By: Jamie Smith
Most stories of diagnosis of Type 1 diabetes begin with a critically ill child and a diagnosis of DKA. Not my little girl, Mia. But to properly tell the story, I must take you back to 2001.
Long before she was ever even dreamed of. My son was born premature and his life was saved by Karen, a critical care transport nurse. Like most parents, I made deal after deal with God in exchange for my son’s life. I watched him fight while on a ventilator and heard God tell me to become a nurse. I listened.
I decided that I wanted to give back in honor of Karen and to honor the deal God had made with me. Fast forward 11 years, I was working as a critical care transport nurse. My daughter had just turned 2 years old. I noticed that she seemed to always want her sippy cup. Then she began waking up in the mornings completely soaked with urine. Her diaper would be full, pajamas soaked, crib soaked. I tried decreasing her fluids in the evening, but she was so thirsty.
Early one morning, about a week after these symptoms had begun, I was getting ready to leave for a 24hr shift on the critical care ambulance when my nurse brain finally clicked: check her sugar. I happened to have a glucometer at home, so I checked her – she was 203. Hmmm… So I called my endocrinologist (I had Graves’ disease at the time) and told him what was going on with Mia. He reassured me, said it wasn’t high enough to be diagnostic, she could just have an ear infection and to check her again the next morning when I got home from work.
The next morning, I rushed home and Mia was still sleeping. Good, I thought, this will be a fasting blood sugar and it’ll tell me more. She was 436. I packed her bag, packed my bag, and we headed to our local ER. I called the transport company to give them a heads up about Mia’s inevitable transfer to Nationwide Children’s Hospital, I called the ER and let them know we were coming. I hadn’t even changed out of my uniform. I held my listless daughter on my lap and watched as they stuck an IV; she never even so much as whimpered. Her sugar came back at 462, but she was not acidotic.

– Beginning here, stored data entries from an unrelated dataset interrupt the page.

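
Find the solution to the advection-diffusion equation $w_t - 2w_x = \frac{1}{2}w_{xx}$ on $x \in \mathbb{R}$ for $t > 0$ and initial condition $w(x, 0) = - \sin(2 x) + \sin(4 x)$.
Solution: Moving frame: $\eta = x + 2t$, $\sigma = t$, $w = u(\eta,\sigma)$, so $w_t = u_{\sigma} + 2u_{\eta}$ and $w_{xx} = u_{\eta\eta}$.
Hence $w_t - 2w_x = u_{\sigma}$ and the PDE becomes the heat equation $u_{\sigma} = \frac{1}{2}u_{\eta\eta}$ on $\eta \in \mathbb{R}$.
Initial data: $u(\eta,0) = w(\eta,0) = - \sin(2 \eta) + \sin(4 \eta)$. Each mode $\sin(n\eta)$ decays as $e^{-n^2\sigma/2}$ on $\mathbb{R}$, so $u(\eta,\sigma) = \sum c_n e^{-n^2\sigma/2} \sin(n\eta)$ with $c_2=-1, c_4=1$: $u(\eta,\sigma) = - e^{-2 \sigma} \sin(2 \eta) + e^{-8 \sigma} \sin(4 \eta)$.
Substituting back: $w(x,t) = u(x + 2t, t)$.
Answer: $w(x, t) = - e^{-2 t} \sin(4 t + 2 x) + e^{-8 t} \sin(8 t + 4 x)$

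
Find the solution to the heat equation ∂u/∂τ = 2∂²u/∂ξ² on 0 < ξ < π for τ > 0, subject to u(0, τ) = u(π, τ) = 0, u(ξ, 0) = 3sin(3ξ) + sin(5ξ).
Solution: Separating variables: u = Σ c_n exp(-2n²τ) sin(nξ). From u(ξ,0) = 3sin(3ξ) + sin(5ξ): c_3=3, c_5=1.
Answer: u(ξ, τ) = 3exp(-18τ)sin(3ξ) + exp(-50τ)sin(5ξ)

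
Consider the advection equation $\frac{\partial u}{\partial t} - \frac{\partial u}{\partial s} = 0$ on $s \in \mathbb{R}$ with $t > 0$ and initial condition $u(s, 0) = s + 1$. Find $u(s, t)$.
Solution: By method of characteristics (waves move left with speed 1):
Along characteristics $s + t =$ const, $u$ is constant, so $u(s,t) = f(s + t)$ with $f = u( \cdot , 0)$.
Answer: $u(s, t) = s + t + 1$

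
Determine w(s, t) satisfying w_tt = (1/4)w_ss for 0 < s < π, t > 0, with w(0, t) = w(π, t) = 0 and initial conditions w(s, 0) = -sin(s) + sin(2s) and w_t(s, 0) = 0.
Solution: Using separation of variables w = X(s)T(t):
Eigenfunctions: sin(ns), n = 1, 2, 3, ...
General solution: w(s, t) = Σ [A_n cos(n t/2) + B_n sin(n t/2)] sin(ns)
From w(s,0) = -sin(s) + sin(2s): A_1=-1, A_2=1. From w_t(s,0) = 0: all B_n = 0.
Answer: w(s, t) = -sin(s)cos(t/2) + sin(2s)cos(t)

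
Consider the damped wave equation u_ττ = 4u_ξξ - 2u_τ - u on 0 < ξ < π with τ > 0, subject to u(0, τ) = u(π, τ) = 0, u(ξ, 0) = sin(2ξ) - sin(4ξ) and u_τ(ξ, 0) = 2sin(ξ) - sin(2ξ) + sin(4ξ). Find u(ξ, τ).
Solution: Substitute u = exp(-τ)w.
Then u_τ = exp(-τ)(w_τ - w), u_ττ = exp(-τ)(w_ττ - 2w_τ + w), u_ξξ = exp(-τ)w_ξξ; substituting and dividing by exp(-τ), the lower-order terms cancel: w_ττ = 4w_ξξ (standard wave equation).
Data for w: w(ξ,0) = u(ξ,0) = sin(2ξ) - sin(4ξ); w_τ(ξ,0) = u_τ(ξ,0) + u(ξ,0) = 2sin(ξ). The boundary conditions carry over: w(0,τ) = w(π,τ) = 0.
Separating variables: w = Σ [A_n cos(ω_n τ) + B_n sin(ω_n τ)] sin(nξ), ω_n = 2n. From ICs (B_n = velocity coefficient / ω_n): A_2=1, A_4=-1, B_1=1.
So w(ξ,τ) = sin(ξ)sin(2τ) + sin(2ξ)cos(4τ) - sin(4ξ)cos(8τ), and u(ξ,τ) = exp(-τ)w(ξ,τ).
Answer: u(ξ, τ) = exp(-τ)sin(ξ)sin(2τ) + exp(-τ)sin(2ξ)cos(4τ) - exp(-τ)sin(4ξ)cos(8τ)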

In the meantime, the critical care transport company I worked for had been called on another run. Nationwide Children’s said they could send their critical care truck, but it would likely be 5-6 hours. The endocrinologist from Children’s asked the ER doc if he thought I’d be willing to ride in a regular medic truck as the nurse thus making it a critical care truck. He said yes, absolutely she will (I forgot to mention that I used to work as a nurse in this ER and knew the staff very well.)
So that’s what I did. It came full circle. The deal I had made with God about giving back and becoming a nurse had helped to keep my daughter from becoming critically ill with DKA. The endocrinologist at Nationwide Children’s gave me a hug and told me if I wouldn’t have caught it when I did, she would’ve been in DKA within the next 24 hours.

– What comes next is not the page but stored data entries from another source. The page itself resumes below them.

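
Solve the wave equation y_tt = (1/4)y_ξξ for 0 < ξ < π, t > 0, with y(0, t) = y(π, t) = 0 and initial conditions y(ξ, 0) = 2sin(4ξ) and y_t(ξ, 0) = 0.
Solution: Using separation of variables y = X(ξ)T(t):
Eigenfunctions: sin(nξ), n = 1, 2, 3, ...
General solution: y(ξ, t) = Σ [A_n cos(n t/2) + B_n sin(n t/2)] sin(nξ)
From y(ξ,0) = 2sin(4ξ): A_4=2. From y_t(ξ,0) = 0: all B_n = 0.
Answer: y(ξ, t) = 2sin(4ξ)cos(2t)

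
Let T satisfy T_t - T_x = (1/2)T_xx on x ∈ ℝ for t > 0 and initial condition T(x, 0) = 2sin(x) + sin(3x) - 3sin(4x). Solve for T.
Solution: Change to a moving frame: let η = x + t, σ = t and write T(x,t) = u(η,σ).
By the chain rule T_t = u_σ + u_η, T_x = u_η, T_xx = u_ηη.
Then T_t - T_x = u_σ: the advection term cancels and the PDE becomes the heat equation u_σ = (1/2)u_ηη on η ∈ ℝ.
Initial data: u(η,0) = T(η,0) = 2sin(η) + sin(3η) - 3sin(4η).
On η ∈ ℝ each mode satisfies (sin(nη))″ = -n² sin(nη), so exp(-n²σ/2) sin(nη) solves the heat equation; by superposition u(η,σ) = Σ c_n exp(-n²σ/2) sin(nη).
Reading off the coefficients: c_1=2, c_3=1, c_4=-3, so u(η,σ) = -3exp(-8σ)sin(4η) + 2exp(-σ/2)sin(η) + exp(-9σ/2)sin(3η).
Substituting back η = x + t, σ = t: T(x,t) = u(x + t, t).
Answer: T(x, t) = -3exp(-8t)sin(4t + 4x) + 2exp(-t/2)sin(t + x) + exp(-9t/2)sin(3t + 3x)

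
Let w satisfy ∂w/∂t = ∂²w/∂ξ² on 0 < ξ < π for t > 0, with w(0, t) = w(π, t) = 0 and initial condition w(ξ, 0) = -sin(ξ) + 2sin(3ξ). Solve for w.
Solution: Separating variables: w = Σ c_n exp(-n²t) sin(nξ). From w(ξ,0) = -sin(ξ) + 2sin(3ξ): c_1=-1, c_3=2.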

My daughter was diagnosed with Type 1 diabetes at 2 years old. Today, she is an extremely smart kindergartener who is in the accelerated reader program. She wears an Omnipod and a Dexcom. She doesn’t let it slow her down and she has even made a YouTube video teaching others how to check their blood sugar. Her best friend is another little Type 1, Mady. She is an inspiration to so many and is loved by everyone who meets her.